# Leash Pulling



## ndirishkmk (Jan 23, 2016)

More questions here after getting back from our nightly walk. Gipper is AWFUL on a leash. He pulls the entire time, causing me to cut the walks short because I can't handle his weight for a long walk. I've tried techniques that I've read about such as stopping and waiting til he comes back to me (he never does, just keeps the leash taut) or just turning around (he just runs and pulls the other way). I was wondering tonight if I was just walking too slowly, but when I sped up he just sped up too. I really want to run with him and think it would help a ton with his puppy energy, but it is just dangerous right now with his pulling and darting side to side in front of me. HELP!!


----------



## smp (Apr 27, 2016)




----------



## Charliethree (Jul 18, 2010)

The stopping and waiting until the dog eases the tension on the leash, works long run, but it takes a lot of consistency and patience, especially with a dog who has arrived with poor leash habits. Consider fitting him with a front clip harness such as a Sense-ation or Easy Walk, and clip the leash to both the ring on the front of the harness and the flat collar, as an aid to maintain control, while you teach him how to walk nicely on leash.
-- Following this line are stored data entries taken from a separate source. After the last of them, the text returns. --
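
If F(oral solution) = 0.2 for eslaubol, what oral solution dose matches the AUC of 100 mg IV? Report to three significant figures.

For equal systemic exposure: F × D_ev = D_iv
D_ev = D_iv / F = 100 / 0.2 = 500 mg

D_oral = 500 mg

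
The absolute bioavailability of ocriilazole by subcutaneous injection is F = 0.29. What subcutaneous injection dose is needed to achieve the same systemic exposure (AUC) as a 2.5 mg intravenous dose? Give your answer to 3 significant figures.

For equal systemic exposure: F × D_ev = D_iv
D_ev = D_iv / F = 2.5 / 0.29 = 8.62069 mg

D_subcutaneous = 8.62 mg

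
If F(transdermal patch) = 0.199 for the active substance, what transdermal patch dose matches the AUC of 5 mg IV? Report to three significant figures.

D_transdermal = 25.1 mg

For equal systemic exposure: F × D_ev = D_iv
D_ev = D_iv / F = 5 / 0.199 = 25.1256 mg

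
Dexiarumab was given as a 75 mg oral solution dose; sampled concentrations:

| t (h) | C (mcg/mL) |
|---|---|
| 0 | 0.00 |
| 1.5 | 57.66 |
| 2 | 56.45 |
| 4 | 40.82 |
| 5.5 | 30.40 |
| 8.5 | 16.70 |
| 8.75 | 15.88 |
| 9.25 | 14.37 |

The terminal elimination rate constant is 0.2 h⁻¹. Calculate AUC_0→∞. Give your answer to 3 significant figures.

Trapezoidal AUC_0→9.25:
  [0→1.5]: (0.00+57.66)/2 × 1.5 = 43.245
  [1.5→2]: (57.66+56.45)/2 × 0.5 = 28.5275
  [2→4]: (56.45+40.82)/2 × 2 = 97.27
  [4→5.5]: (40.82+30.40)/2 × 1.5 = 53.415
  [5.5→8.5]: (30.40+16.70)/2 × 3 = 70.65
  [8.5→8.75]: (16.70+15.88)/2 × 0.25 = 4.0725
  [8.75→9.25]: (15.88+14.37)/2 × 0.5 = 7.5625
  Sum = 304.7425 mcg/mL·h
Extrapolated tail: C_last / k_e = 14.37 / 0.2 = 71.850
AUC_0→∞ = 304.7425 + 71.850 = 376.5925 mcg/mL·h

AUC = 377 mcg/mL·h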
One of the first steps to teaching good leash walking skills is to teach our dogs that is very worth their while to pay attention to us, not only at home but out in the real world. If our dog is 'checking in' with us frequently, and looking to us for direction, they are less to be distracted by other things which can cause them to pull on leash. 
http://www.clickertraining.com/files/auto-eye-contact.pdf

We also want to ensure that on walks our dogs get plenty of ' be a dog' time, to sniff and investigate 'their world', satisfy their curiosity and instinct to smell, see and 'read the news', and learn about their world. Which is mentally stimulating for them, allows them to use their minds and tire themselves out.


----------